Charles Barr (11 July 1864 – 24 January 1911), was an accomplished sailing skipper who three times captained winning America's Cup yachts.

==Early life==
Charlie Barr was born in Gourock, Scotland in 1864 and first apprenticed as a grocer before working as a commercial fisherman. In 1884, he took a job with his older brother John, delivering a sailing yacht, Clara, to America. Clara's racing success was such that in 1887, John was selected to skipper the Scottish challenger, Thistle, the representative of the Royal Clyde Yacht Club; Charlie served as a member of the crew. Thistle was soundly defeated by Volunteer. In the process, however, the brothers Barr were introduced to Nathanael Herreshoff, and Charlie Barr's yachting career was launched. Charlie Barr would sail Herreshoff designs for much of the rest of his professional sailing life.

==America's Cup success==
Captain Charles Barr was skipper of the yacht Columbia in 1899 and defeated Sir Thomas Lipton's Shamrock. Two years later, in 1901, Charlie Barr was again at the helm against a Lipton sponsored yacht, Shamrock II, a 137 ft Watson-designed cutter. In 1903, Barr was the captain of the winning yacht Reliance, one of the most famous racing yachts to be designed by Nathanael Herreshoff.

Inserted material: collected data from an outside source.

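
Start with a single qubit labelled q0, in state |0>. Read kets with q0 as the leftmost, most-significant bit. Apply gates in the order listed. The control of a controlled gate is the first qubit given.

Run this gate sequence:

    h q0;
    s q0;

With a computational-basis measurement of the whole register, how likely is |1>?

The probability of measuring |1> is 1/2.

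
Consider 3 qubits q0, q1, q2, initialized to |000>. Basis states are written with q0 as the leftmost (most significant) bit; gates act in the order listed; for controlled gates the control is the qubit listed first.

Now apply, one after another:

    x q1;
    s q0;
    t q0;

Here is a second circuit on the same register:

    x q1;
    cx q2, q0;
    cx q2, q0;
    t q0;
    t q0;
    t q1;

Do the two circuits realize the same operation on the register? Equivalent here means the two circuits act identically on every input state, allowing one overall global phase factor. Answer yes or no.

No, they are not equivalent — no single phase factor reconciles the two unitaries.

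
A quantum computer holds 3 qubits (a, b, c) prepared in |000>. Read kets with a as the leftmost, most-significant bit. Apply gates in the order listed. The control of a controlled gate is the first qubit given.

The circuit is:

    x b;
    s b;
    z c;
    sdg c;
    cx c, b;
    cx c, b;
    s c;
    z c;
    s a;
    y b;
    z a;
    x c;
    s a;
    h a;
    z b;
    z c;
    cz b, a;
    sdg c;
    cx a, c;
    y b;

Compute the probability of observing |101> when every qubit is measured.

Outcome |101> occurs with probability 0.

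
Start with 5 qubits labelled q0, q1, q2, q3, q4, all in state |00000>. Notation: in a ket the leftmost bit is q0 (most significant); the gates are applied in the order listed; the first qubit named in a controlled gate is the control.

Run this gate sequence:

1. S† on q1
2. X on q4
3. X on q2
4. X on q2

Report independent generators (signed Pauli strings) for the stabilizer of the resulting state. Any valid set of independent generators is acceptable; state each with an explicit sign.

The final state is stabilized by the group generated by +ZIIII, +IZIII, +IIZII, +IIIZI, -IIIIZ; other independent generating sets are equally valid.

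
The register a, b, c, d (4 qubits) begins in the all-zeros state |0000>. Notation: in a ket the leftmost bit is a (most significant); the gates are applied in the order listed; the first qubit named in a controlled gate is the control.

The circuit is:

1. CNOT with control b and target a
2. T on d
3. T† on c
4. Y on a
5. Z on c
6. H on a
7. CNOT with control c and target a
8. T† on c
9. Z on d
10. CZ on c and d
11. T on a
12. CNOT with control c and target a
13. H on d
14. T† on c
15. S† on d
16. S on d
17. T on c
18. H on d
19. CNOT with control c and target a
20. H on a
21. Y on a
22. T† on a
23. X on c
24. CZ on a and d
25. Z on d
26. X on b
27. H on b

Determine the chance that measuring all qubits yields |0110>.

A full measurement returns |0110> with probability sqrt(2)/8 + 1/4.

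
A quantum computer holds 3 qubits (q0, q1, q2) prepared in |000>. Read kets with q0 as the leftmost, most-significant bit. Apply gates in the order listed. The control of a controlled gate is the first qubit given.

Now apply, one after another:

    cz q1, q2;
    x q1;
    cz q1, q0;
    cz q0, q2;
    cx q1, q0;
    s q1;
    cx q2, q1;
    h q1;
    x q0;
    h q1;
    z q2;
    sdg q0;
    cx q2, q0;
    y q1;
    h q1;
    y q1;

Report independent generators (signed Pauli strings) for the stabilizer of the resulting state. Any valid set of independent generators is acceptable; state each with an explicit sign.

The final state is stabilized by the group generated by -IXI, +ZII, +IIZ; other independent generating sets are equally valid.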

Barr was inducted into the America's Cup Hall of Fame in 1993 and into the National Sailing Hall of Fame at San Diego yacht club, Point Loma, California, on 23 October 2011.

==Atlantic record==
He is best known for setting the record for the fastest crossing by a sailing yacht of the Atlantic Ocean on the schooner Atlantic in the 1905 Kaiser's Cup Transatlantic Race. Barr made his crossing in 12 days, 4 hours, 1 minute, 19 seconds, an outright racing record that stood 75 years until Eric Tabarly's 1980 crossing on his aluminium trimaran Paul Ricard. Barr's monohull record stood for nearly 100 years until beaten in 1997 by the yacht Nicorette completing the crossing in 11 days 13 hours 22 minutes.

Barr died whilst visiting Southampton, England on 24 January 1911; he is buried in Southampton Old Cemetery.

Barr was inducted into the National Sailing Hall of Fame in 2011.